ISO 00005-4:2009 pdf free download – Photography and graphic technology一 Density measurements一 Part 4: Geometric conditions for reflection density.
5 Distinction between ideal and realized parameters
The unambiguous definition of density requires that geometric, as well as spectral, parameters be exactly specified. However, the practical design and manufacture of instruments require that reasonable tolerances be allowed for physical parameters. The definition of ISO 5 standard reflection density shall be based on the ideal value specified for each parameter. The tolerances shown for the realized parameter values represent allowable variations of these standard parameters, which for many applications have an effect of less than 0,01 on the density values resulting from measurements made with instruments. A method for determining conformance of a realized parameter with the tolerances is given in Annex A.
6 Requirements
6.1 Influx and efflux geometry
ISO 5 standard reflection measurements may be made with two equivalent measurement geometries. In the “annular influx mode”, the geometry of the illuminator is annular and the geometry of the receiver is directional. In the “annular efflux mode”, the geometry of the illuminator is directional and the geometry of the receiver is annular. The annular influx mode is illustrated in Figure 1. The annular efflux mode would be illustrated by Figure 1 if the arrows showing the radiant flux direction were reversed and the labels were interchanged. The modes can be described in terms of specified annular and directional distributions of illumination radiance (subscript i) or receiver responsivity (subscript r), depending on the mode. The cone halfangle ic(lower case Greek kappa, is the angle between the angle of illumination or view (lower case Greek theta) and the marginal ray.
6.2 Sampling aperture
The extent and shape of the area on which density is measured are the sampling aperture. Physically, the sampling aperture is realized by the optical systems of the illuminator and receiver. The size and shape of the sampling aperture are not critical
a) if no dimension is so large that the influx and efflux geometric conditions vary materially over the sampling aperture, or
b) if no dimension is so small that the effects of granularity, specimen texture, diffraction, or half-tone dot structure become significant.

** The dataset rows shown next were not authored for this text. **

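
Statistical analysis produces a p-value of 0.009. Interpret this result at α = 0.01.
Since p = 0.009 < α = 0.01, reject H₀.
There is sufficient evidence to reject the null hypothesis; the result is statistically significant at the 0.01 level.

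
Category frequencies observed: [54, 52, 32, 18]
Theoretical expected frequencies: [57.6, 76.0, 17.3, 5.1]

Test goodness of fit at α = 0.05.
Chi-square goodness of fit test:
H₀: observed counts match expected distribution
H₁: observed counts differ from expected distribution
df = k - 1 = 3
χ² = Σ(O - E)²/E
   = (54 - 57.6)²/57.6 + (52 - 76.0)²/76.0 + (32 - 17.3)²/17.3 + (18 - 5.1)²/5.1
   = 0.225 + 7.579 + 12.491 + 32.629
   = 52.92
p-value < 0.0001

Since p-value < α = 0.05, we reject H₀.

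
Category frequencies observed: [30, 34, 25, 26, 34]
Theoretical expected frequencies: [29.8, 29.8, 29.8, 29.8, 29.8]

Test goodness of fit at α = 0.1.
Chi-square goodness of fit test:
H₀: observed counts match expected distribution
H₁: observed counts differ from expected distribution
df = k - 1 = 4
χ² = Σ(O - E)²/E
   = (30 - 29.8)²/29.8 + (34 - 29.8)²/29.8 + (25 - 29.8)²/29.8 + (26 - 29.8)²/29.8 + (34 - 29.8)²/29.8
   = 0.001 + 0.592 + 0.773 + 0.485 + 0.592
   = 2.44
p-value = 0.6549

Since p-value > α = 0.1, we fail to reject H₀.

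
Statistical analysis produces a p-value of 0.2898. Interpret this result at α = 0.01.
Since p = 0.2898 > α = 0.01, fail to reject H₀.
There is insufficient evidence to reject the null hypothesis; the result is not statistically significant at the 0.01 level.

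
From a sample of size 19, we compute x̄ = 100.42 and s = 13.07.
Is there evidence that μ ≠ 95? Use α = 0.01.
One-sample t-test:
H₀: μ = 95
H₁: μ ≠ 95
df = n - 1 = 18
t = (x̄ - μ₀) / (s/√n) = (100.42 - 95) / (13.07/√19) = 1.808
p-value = 0.0874

Since p-value > α = 0.01, we fail to reject H₀.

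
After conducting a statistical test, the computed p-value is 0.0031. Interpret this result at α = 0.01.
Since p = 0.0031 < α = 0.01, reject H₀.
There is sufficient evidence to reject the null hypothesis; the result is statistically significant at the 0.01 level.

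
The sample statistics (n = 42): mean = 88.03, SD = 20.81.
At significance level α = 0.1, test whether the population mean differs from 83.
One-sample t-test:
H₀: μ = 83
H₁: μ ≠ 83
df = n - 1 = 41
t = (x̄ - μ₀) / (s/√n) = (88.03 - 83) / (20.81/√42) = 1.566
p-value = 0.1249

Since p-value > α = 0.1, we fail to reject H₀.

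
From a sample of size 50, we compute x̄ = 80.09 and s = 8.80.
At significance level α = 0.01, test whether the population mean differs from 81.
One-sample t-test:
H₀: μ = 81
H₁: μ ≠ 81
df = n - 1 = 49
t = (x̄ - μ₀) / (s/√n) = (80.09 - 81) / (8.80/√50) = -0.731
p-value = 0.4681

Since p-value > α = 0.01, we fail to reject H₀.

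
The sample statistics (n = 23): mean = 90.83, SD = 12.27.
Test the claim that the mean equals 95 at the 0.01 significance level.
One-sample t-test:
H₀: μ = 95
H₁: μ ≠ 95
df = n - 1 = 22
t = (x̄ - μ₀) / (s/√n) = (90.83 - 95) / (12.27/√23) = -1.630
p-value = 0.1174

Since p-value > α = 0.01, we fail to reject H₀.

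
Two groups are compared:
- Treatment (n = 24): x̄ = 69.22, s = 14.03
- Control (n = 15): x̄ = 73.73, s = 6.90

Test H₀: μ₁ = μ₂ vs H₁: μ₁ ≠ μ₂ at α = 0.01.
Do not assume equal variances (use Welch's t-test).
Welch's two-sample t-test:
H₀: μ₁ = μ₂
H₁: μ₁ ≠ μ₂
s₁²/n₁ = 14.03²/24 = 8.2017,  s₂²/n₂ = 6.90²/15 = 3.1740
SE = √(s₁²/n₁ + s₂²/n₂) = √(8.2017 + 3.1740) = 3.3728
df (Welch-Satterthwaite) = (s₁²/n₁ + s₂²/n₂)² / [(s₁²/n₁)²/(n₁-1) + (s₂²/n₂)²/(n₂-1)] ≈ 35.51
t = (x̄₁ - x̄₂) / SE = (69.22 - 73.73) / 3.3728 = -4.51 / 3.3728 = -1.337
p-value = 0.1897

Since p-value > α = 0.01, we fail to reject H₀.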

For case b), the diameter of a circular sampling aperture should not be less than 15 times the screen width; it shall not be less than 10 times the screen width that corresponds to the lower limit for the screen ruling for which the instrument is recommended by the manufacturer. The area of non-circular sampling apertures shall not be smaller than that required for circular sampling apertures.
The sampling aperture is defined as the smaller of the illuminator region and the receiver region. Ideally, the larger shall be greater than the smaller to the extent that any increase in size of the larger region has no effect on the measurement result. The specimen characteristics over the illuminator region should be the same as those over the receiver region.
NOTE I This requirement prevents lateral diffusion error.
The realized boundary of the larger of the illuminator region and the receiver region shall be outside the boundary of the smaller by at least 2 mm. Where small sampling apertures are required, this dimension shall be at least 0,5 mm. The magnitude of the resulting lateral diffusion error should be accepted as part of the overall measurement uncertainty, or a greater boundary differential should be used.